Juché haut sur son capryni, le général matis tenta d’intervenir pour apaiser la tension grandissante. C’était compter sans la fougue de l’un des capryniers, qui obéit à l’exhortation du religieux en s’élançant à toute vitesse. Pü secoua son masque pour balayer ses derniers maux de tête et se concentra pleinement sur la situation. À partir de maintenant, tout allait s’enchaîner très vite. Il devait faire taire ses questionnements intérieurs. Déjà, le Matis avait franchi la moitié de la distance qui le séparait du Zoraï. Il tenait dans sa main droite une longue lance creuse qui s’achevait par un collet d’ambre tressé. Près de la barre horizontale, une manette permettait rapidement de desserrer ou de comprimer l’anneau qui la terminait. Cette arme ingénieuse était généralement destinée à attraper à la gorge les futures montures des Matis, lorsqu’elles étaient encore à l’état sauvage, mais était aussi déclinée pour immobiliser et soumettre les homins sans les blesser.

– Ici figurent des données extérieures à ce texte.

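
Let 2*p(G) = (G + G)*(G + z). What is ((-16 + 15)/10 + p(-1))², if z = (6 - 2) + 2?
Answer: 2601/100 ≈ 26.010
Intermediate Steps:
z = 6 (z = 4 + 2 = 6)
p(G) = G*(6 + G) (p(G) = ((G + G)*(G + 6))/2 = ((2*G)*(6 + G))/2 = (2*G*(6 + G))/2 = G*(6 + G))
((-16 + 15)/10 + p(-1))² = ((-16 + 15)/10 - (6 - 1))² = (-1*⅒ - 1*5)² = (-⅒ - 5)² = (-51/10)² = 2601/100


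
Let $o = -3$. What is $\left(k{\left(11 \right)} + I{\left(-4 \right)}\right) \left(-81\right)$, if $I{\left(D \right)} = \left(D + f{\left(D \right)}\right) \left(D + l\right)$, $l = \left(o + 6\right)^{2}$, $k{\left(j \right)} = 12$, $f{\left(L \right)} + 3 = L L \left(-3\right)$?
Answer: $21303$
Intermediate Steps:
$f{\left(L \right)} = -3 - 3 L^{2}$ ($f{\left(L \right)} = -3 + L L \left(-3\right) = -3 + L^{2} \left(-3\right) = -3 - 3 L^{2}$)
$l = 9$ ($l = \left(-3 + 6\right)^{2} = 3^{2} = 9$)
$I{\left(D \right)} = \left(9 + D\right) \left(-3 + D - 3 D^{2}\right)$ ($I{\left(D \right)} = \left(D - \left(3 + 3 D^{2}\right)\right) \left(D + 9\right) = \left(-3 + D - 3 D^{2}\right) \left(9 + D\right) = \left(9 + D\right) \left(-3 + D - 3 D^{2}\right)$)
$\left(k{\left(11 \right)} + I{\left(-4 \right)}\right) \left(-81\right) = \left(12 - \left(51 - 192 + 416\right)\right) \left(-81\right) = \left(12 - 275\right) \left(-81\right) = \left(-263\right) \left(-81\right) = 21303$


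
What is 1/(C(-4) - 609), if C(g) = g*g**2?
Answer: -1/673 ≈ -0.0014859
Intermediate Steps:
C(g) = g**3
1/(C(-4) - 609) = 1/((-4)**3 - 609) = 1/(-64 - 609) = 1/(-673) = -1/673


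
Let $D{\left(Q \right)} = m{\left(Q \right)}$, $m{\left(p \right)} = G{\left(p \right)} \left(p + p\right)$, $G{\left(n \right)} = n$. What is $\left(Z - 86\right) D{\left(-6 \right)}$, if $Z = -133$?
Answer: $-15768$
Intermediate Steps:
$m{\left(p \right)} = 2 p^{2}$ ($m{\left(p \right)} = p \left(p + p\right) = p 2 p = 2 p^{2}$)
$D{\left(Q \right)} = 2 Q^{2}$
$\left(Z - 86\right) D{\left(-6 \right)} = \left(-133 - 86\right) 2 \left(-6\right)^{2} = - 219 \cdot 2 \cdot 36 = \left(-219\right) 72 = -15768$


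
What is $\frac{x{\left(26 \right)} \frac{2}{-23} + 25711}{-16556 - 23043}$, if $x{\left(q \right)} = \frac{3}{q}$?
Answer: $- \frac{7687586}{11840101} \approx -0.64928$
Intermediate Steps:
$\frac{x{\left(26 \right)} \frac{2}{-23} + 25711}{-16556 - 23043} = \frac{\frac{3}{26} \frac{2}{-23} + 25711}{-16556 - 23043} = \frac{3 \cdot \frac{1}{26} \cdot 2 \left(- \frac{1}{23}\right) + 25711}{-39599} = \left(\frac{3}{26} \left(- \frac{2}{23}\right) + 25711\right) \left(- \frac{1}{39599}\right) = \left(- \frac{3}{299} + 25711\right) \left(- \frac{1}{39599}\right) = \frac{7687586}{299} \left(- \frac{1}{39599}\right) = - \frac{7687586}{11840101}$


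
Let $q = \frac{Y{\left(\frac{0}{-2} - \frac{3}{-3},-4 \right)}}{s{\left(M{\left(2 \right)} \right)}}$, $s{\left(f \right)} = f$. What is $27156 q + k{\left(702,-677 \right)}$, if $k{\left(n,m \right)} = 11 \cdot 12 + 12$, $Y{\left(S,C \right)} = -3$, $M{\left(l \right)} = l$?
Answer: $-40590$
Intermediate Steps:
$k{\left(n,m \right)} = 144$ ($k{\left(n,m \right)} = 132 + 12 = 144$)
$q = - \frac{3}{2} \approx -1.5$
$27156 q + k{\left(702,-677 \right)} = 27156 \left(- \frac{3}{2}\right) + 144 = -40734 + 144 = -40590$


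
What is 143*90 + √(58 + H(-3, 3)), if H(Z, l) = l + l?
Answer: 12878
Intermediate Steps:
H(Z, l) = 2*l
143*90 + √(58 + H(-3, 3)) = 143*90 + √(58 + 2*3) = 12870 + √(58 + 6) = 12870 + √64 = 12870 + 8 = 12878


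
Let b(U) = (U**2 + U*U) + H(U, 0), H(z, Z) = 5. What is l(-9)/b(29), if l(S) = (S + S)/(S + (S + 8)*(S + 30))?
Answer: 3/8435 ≈ 0.00035566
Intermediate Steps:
l(S) = 2*S/(S + (8 + S)*(30 + S)) (l(S) = (2*S)/(S + (8 + S)*(30 + S)) = 2*S/(S + (8 + S)*(30 + S)))
b(U) = 5 + 2*U**2 (b(U) = (U**2 + U*U) + 5 = (U**2 + U**2) + 5 = 2*U**2 + 5 = 5 + 2*U**2)
l(-9)/b(29) = (2*(-9)/(240 + (-9)**2 + 39*(-9)))/(5 + 2*29**2) = (2*(-9)/(240 + 81 - 351))/(5 + 2*841) = (2*(-9)/(-30))/(5 + 1682) = (2*(-9)*(-1/30))/1687 = (3/5)*(1/1687) = 3/8435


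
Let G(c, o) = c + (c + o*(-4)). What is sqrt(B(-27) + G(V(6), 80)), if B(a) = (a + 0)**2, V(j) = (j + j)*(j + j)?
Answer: sqrt(697) ≈ 26.401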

Le corps de Pü oscillait légèrement. Il lui fallut quelques secondes supplémentaires pour synchroniser le battement de ses membres avec le galop de la monture. Arrivé à une dizaine de mètres de lui, l'assaillant activa le mécanisme de son arme et la brandit, sans ralentir l’allure. Le collier s’ouvrit assez largement pour réussir à enserrer la tête masquée du Zoraï. À n’en pas douter, il savait parfaitement se servir de son instrument. C’était compter sans l’agilité du jeune homin. Alors que le soldat fendait l’air sur sa droite pour saisir sa proie à la gorge, Pü plongea volontairement en direction de l’attaque tout en l’esquivant. Passant entre l’arme et le capryni, il réussit à attraper la sangle située au flanc de l’animal avant même de toucher le sol. Fermement agrippé, il tira autant qu’il put, non pas pour déstabiliser la bête lancée à toute vitesse, mais pour projeter son corps léger d’enfant par-dessus l’animal. Il voltigea et atterrit de justesse sur l’arrière-train du capryni, au moment où le Matis jetait un coup d’œil dans son dos pour chercher ce qu’il était advenu du Zoraï. Alors que le caprynier croisait le regard de Pü, qui se maintenait en équilibre sur l’animal uniquement par force de ses cuisses, sa proie, devenue bourreau, passa rapidement ses mains autour de sa nuque, et la rompit d’un coup sec. L’arme du Matis glissa de sa main droite et se brisa au sol. Si Pü ne pouvait s’assurer de son décès, sa paralysie était garantie. Il laissa le corps en armure s’affaisser sur lui pour ne pas qu’il chute, récupéra les rênes tenues par sa main gauche, ralentit la cadence et fit demi-tour. Revenu à son point de départ, il interrompit sa course et sauta au sol, à gauche de l’animal. Le corps du soldat s’écroula lourdement sur la droite. Le casque se décrocha sous le choc, ce qui permit au Zoraï d’observer son visage inerte. Le soldat était une homine, et de ce fait, peut-être une mère. Durant une fraction de seconde, Pü vit le masque de la sienne se superposer au visage du cadavre. Il ferma les yeux. Trois. Il ne lui en manquait plus que trois.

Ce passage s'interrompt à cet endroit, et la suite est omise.